Both are talents. Both are small and fast though. Kerry would like an Owen Mulligan or a Steven McDonnell to be gifted to them. And a Dooher. Even Kerry's extraordinarily mobile and talented forward lines of the 1970s weren't complete until Eoin Liston had been installed in the number 14 jersey.

Kerry will emerge this summer with a very decent defence. Beyond that who knows? Darragh Ó Sé will still be scraping the skies but feeling the gravitational pull of age. Donaghy could be beside him. But Saturday night, when Donaghy was at wing forward, suggests even in Kerry they are beginning to wonder if midfield is the best posting for a 6ft 6in player.

Darren O'Sullivan and Paul O'Connor finished the game on Saturday playing in the wing-forward spots. For all their undoubted talent that's not what Kerry want just now.
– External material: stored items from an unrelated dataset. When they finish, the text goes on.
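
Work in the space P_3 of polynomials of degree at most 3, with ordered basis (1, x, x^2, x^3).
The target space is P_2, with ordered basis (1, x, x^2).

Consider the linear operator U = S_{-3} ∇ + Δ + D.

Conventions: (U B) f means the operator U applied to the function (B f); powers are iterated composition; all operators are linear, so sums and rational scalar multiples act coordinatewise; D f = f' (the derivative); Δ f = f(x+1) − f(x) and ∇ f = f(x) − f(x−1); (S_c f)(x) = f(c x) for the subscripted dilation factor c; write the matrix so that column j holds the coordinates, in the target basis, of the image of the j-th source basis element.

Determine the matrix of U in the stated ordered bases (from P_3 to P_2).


the matrix is [[0, 3, 0, 2]; [0, 0, -2, 12]; [0, 0, 0, 33]] (rows listed top to bottom)

image of 1: 0
image of x: 3
image of x^2: -2x
image of x^3: 33x^2 + 12x + 2
each image's coordinates form column j of the matrix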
They want a couple of big strong, athletic wing forwards to materialise. Quick.

You can envisage the flowering of a full-forward line with Declan O'Sullivan at 14, the Gooch (Colm Cooper) in one corner and any one of Mike Frank, Darren O'Sullivan or Paul O'Connor in the other. But a half-forward line without the strength of Liam Hassett looks anaemic. Mickey Harte will be right now rubbing his chin and smiling at the thought of McGuigan and Dooher in full flight and young Raymond Mulgrew arriving to complete the line.

Kerry lost last week to Cork in the McGrath Cup. They lost on Saturday to Mayo in the league. They travel to Páirc Ui Rinn next weekend to play Cork again, knowing full well Billy Morgan is putting together a serious side.

It's February and none of it should matter too much but this is Kerry and it matters. O'Connor abandoned the Tomás Ó Sé midfield experiment after 20 minutes on Saturday. In any other county he could have persisted until Easter knowing Tomás has the class to come to grips with job.

The crowds this weekend were more numerous in other venues. There is about Tyrone a certain fundamentalist following, about Dublin the sense of razzmatazz pending, about Laois and Meath the hint of possibility. But in Kerry those who stayed away from Austin Stack Park will have been soaking up the evidence anyway. Everyone will have an opinion. My bet is O'Connor would swap jobs with Caffrey tomorrow.